Hace poco leí un discurso (La utopía de la lectura) que dio Mircea Cartarescu en Madrid. A los días de recomendarlo, encontré un comentario que aplaudía la obra del rumano aunque le echaba en cara que no había citado a ninguna mujer. Cartarescu escribe para “comprender” la existencia. Solenoide (2015), “ensayo-río” como lo denominó Pérez Ordóñez, es un ejemplo palpable. La intención es explícita: “No escribo para que esto lo lea alguien, sino para intentar comprender qué me pasa, en qué laberinto me encuentro, a qué examen me someten y qué tengo que responder para escapar indemne”. Cuando cita en su discurso a Kafka, Rilke o Dostoievski, sus autores esenciales, lo hace como encarnaciones de la esencia humana que quiere encontrar sentido. “Ningún libro tiene sentido si no es un Evangelio”. En ese contexto importa poco su género y menos aún su sexo, importa la humanidad indagadora.

Es evidente (y lamentable) que sean pocas las mujeres aludidas en el “Canon occidental” (sea lo que eso sea). A pesar de ello, sospecho de la afirmación “canon sexista” y otro tipo de politizaciones de la literatura. No sé las razones por las que hay pocas mujeres en ese supuesto canon, no sé si todo se reduce a una tristísima sucursal del patriarcado. Lo que sé es que si fue de esa manera, tuvimos una pérdida irreparable e injusta de literatura de alto vuelo. Y precisamente por ella abogo en estas líneas: una literatura que es ante todo arte, sean cuales sean los materiales de que esté formada.

Creo en el arte por el arte, en su inutilidad y desinterés, en la poesía y la belleza. Creo en la literatura que, tal vez, no nos haga (directamente) mejores (ni peores) pero que nos enseña a escucharnos, a dialogar con nosotros mismos. Si en lugar del supuesto patriarcado hubiera existido un también venenoso matriarcado, a lo mejor no conoceríamos Ana Karenina ni Los miserables, y eso resume la cuestión. Lo que perdimos o perderemos con mentalidades mezquinas es injustificable.

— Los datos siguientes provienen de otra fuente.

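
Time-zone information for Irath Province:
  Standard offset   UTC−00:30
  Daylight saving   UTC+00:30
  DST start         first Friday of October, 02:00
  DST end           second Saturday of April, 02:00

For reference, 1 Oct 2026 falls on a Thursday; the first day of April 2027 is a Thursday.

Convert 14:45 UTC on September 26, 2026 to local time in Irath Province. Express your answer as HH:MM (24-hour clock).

1 October 2026 is a Thursday, so the first Friday is October 2.
1 April 2027 is a Thursday, so the first Saturday is April 3 and the second is April 10.
At the standard offset (UTC−00:30), 14:45 UTC − 0h30m = 14:15 Irath Province standard time.
The standard-time date in Irath Province, September 26, 2026, does not fall between 2 October 2026 and 10 April 2027, so daylight saving is not in effect and Irath Province is at UTC−00:30.
14:45 UTC − 0h30m = 14:15 local.

14:15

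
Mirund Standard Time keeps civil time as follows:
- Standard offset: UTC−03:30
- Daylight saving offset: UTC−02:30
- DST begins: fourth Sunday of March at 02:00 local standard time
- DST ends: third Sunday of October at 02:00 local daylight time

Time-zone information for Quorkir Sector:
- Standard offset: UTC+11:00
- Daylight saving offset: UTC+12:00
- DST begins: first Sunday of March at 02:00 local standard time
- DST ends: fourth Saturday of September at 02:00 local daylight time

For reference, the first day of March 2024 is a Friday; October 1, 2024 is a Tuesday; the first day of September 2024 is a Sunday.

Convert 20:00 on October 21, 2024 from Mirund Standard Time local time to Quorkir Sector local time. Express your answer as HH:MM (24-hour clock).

10:30

1 March 2024 is a Friday, so the first Sunday is March 3 and the fourth is March 24.
1 October 2024 is a Tuesday, so the first Sunday is October 6 and the third is October 20.
October 21, 2024 is outside the daylight-saving period (24 March – 20 October), so Mirund Standard Time is on standard time, UTC−03:30.
20:00 Mirund Standard Time + 3h30m = 23:30 UTC.
1 March 2024 is a Friday, so the first Sunday is March 3.
1 September 2024 is a Sunday, so the first Saturday is September 7 and the fourth is September 28.
At the standard offset (UTC+11:00), 23:30 UTC + 11h = 10:30 Quorkir Sector standard time (rolling into the next day, 22 October 2024).
The standard-time date in Quorkir Sector, October 22, 2024, does not fall between 3 March and 28 September, so daylight saving is not in effect and Quorkir Sector is at UTC+11:00.
23:30 UTC + 11h = 10:30 Quorkir Sector (rolling into the next day, 22 October 2024).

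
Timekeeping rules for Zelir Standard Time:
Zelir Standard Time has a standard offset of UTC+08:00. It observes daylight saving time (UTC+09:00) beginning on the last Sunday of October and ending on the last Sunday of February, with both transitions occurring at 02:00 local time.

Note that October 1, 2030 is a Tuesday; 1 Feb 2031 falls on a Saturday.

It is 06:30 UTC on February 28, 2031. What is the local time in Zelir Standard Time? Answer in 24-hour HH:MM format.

14:30

1 October 2030 is a Tuesday, so Sundays fall on 6, 13, 20, 27; the last is October 27.
1 February 2031 is a Saturday, so Sundays fall on 2, 9, 16, 23; the last is February 23.
At the standard offset (UTC+08:00), 06:30 UTC + 8h = 14:30 Zelir Standard Time standard time.
Daylight saving runs 27 October 2030 – 23 February 2031; the standard-time date in Zelir Standard Time, February 28, 2031, is outside that window, so Zelir Standard Time is on standard time at UTC+08:00.
06:30 UTC + 8h = 14:30 local.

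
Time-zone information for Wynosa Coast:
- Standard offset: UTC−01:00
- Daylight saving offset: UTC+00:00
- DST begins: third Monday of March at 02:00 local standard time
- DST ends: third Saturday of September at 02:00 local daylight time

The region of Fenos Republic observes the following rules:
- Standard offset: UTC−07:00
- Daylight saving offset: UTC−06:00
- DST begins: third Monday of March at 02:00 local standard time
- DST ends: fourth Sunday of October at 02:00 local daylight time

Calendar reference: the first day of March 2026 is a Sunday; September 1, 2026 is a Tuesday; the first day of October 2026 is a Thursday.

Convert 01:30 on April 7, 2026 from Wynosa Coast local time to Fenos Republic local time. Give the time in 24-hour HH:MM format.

19:30

1 March 2026 is a Sunday, so the first Monday is March 2 and the third is March 16.
1 September 2026 is a Tuesday, so the first Saturday is September 5 and the third is September 19.
Daylight saving runs 16 March – 19 September; April 7, 2026 is inside that window, so Wynosa Coast is at UTC+00:00.
01:30 Wynosa Coast − 0h = 01:30 UTC.
1 March 2026 is a Sunday, so the first Monday is March 2 and the third is March 16.
1 October 2026 is a Thursday, so the first Sunday is October 4 and the fourth is October 25.
At the standard offset (UTC−07:00), 01:30 UTC − 7h = 18:30 Fenos Republic standard time (rolling into the previous day, 6 April 2026).
The standard-time date in Fenos Republic, April 6, 2026, lies within the daylight-saving period (16 March – 25 October), so Fenos Republic is on daylight time, UTC−06:00.
01:30 UTC − 6h = 19:30 Fenos Republic (rolling into the previous day, 6 April 2026).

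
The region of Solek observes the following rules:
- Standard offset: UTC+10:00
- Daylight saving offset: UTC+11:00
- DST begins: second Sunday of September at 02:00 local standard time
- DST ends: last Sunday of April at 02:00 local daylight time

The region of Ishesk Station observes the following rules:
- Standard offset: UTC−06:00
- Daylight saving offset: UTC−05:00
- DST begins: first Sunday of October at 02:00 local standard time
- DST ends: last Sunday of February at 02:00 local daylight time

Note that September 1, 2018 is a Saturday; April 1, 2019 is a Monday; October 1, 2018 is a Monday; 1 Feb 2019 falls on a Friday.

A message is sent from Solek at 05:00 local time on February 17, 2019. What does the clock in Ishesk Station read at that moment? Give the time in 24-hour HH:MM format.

13:00

1 September 2018 is a Saturday, so the first Sunday is September 2 and the second is September 9.
1 April 2019 is a Monday, so Sundays fall on 7, 14, 21, 28; the last is April 28.
Daylight saving runs 9 September 2018 – 28 April 2019; February 17, 2019 is inside that window, so Solek is at UTC+11:00.
05:00 Solek − 11h = 18:00 UTC (rolling into the previous day, 16 February 2019).
1 October 2018 is a Monday, so the first Sunday is October 7.
1 February 2019 is a Friday, so Sundays fall on 3, 10, 17, 24; the last is February 24.
At the standard offset (UTC−06:00), 18:00 UTC − 6h = 12:00 Ishesk Station standard time.
The standard-time date in Ishesk Station, February 16, 2019, lies within the daylight-saving period (7 October 2018 – 24 February 2019), so Ishesk Station is on daylight time, UTC−05:00.
18:00 UTC − 5h = 13:00 Ishesk Station.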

Sospecho de la afirmación “canon sexista” por temor a que se deje de leer Hamlet o Crimen y castigo por un juicio apresurado sobre sus autores. O porque incentive lecturas militantes y apenas literarias por el solo hecho de que lo escribió una mujer (¿cómo se distinguirá luego una buena escritora, pongamos Alejandra Pizarnik, de una mediocre? ¿Acaso por sus ideas?). O, y quizá esto es lo principal, porque la enseñanza de la literatura (ahora casi nula y siempre vaga) se tornará un mecanismo de compensaciones históricas y un campo para hurgar enemigos ideológicos o fósiles patriarcales. Creo, insisto, en el desinterés de las artes. Las clases de literatura deben promover el amor a la lectura por sí misma, no instrumentalizarla (leer para tener vocabulario o “cultura”). Cartarescu nuevamente: “Quizá solo leamos para regresar a la edad en la que aún éramos capaces de llorar con un libro en las manos”.

Al final de todo, ese enfoque será el único que valorará en su justa medida la literatura (auténtica) femenina. Ni Homero, ni Emily Dickinson, ni Goethe, ni Lispector, ni Flannery O’Connor necesitan campaña, son best sellers sumando sus ventas a través de los decenios.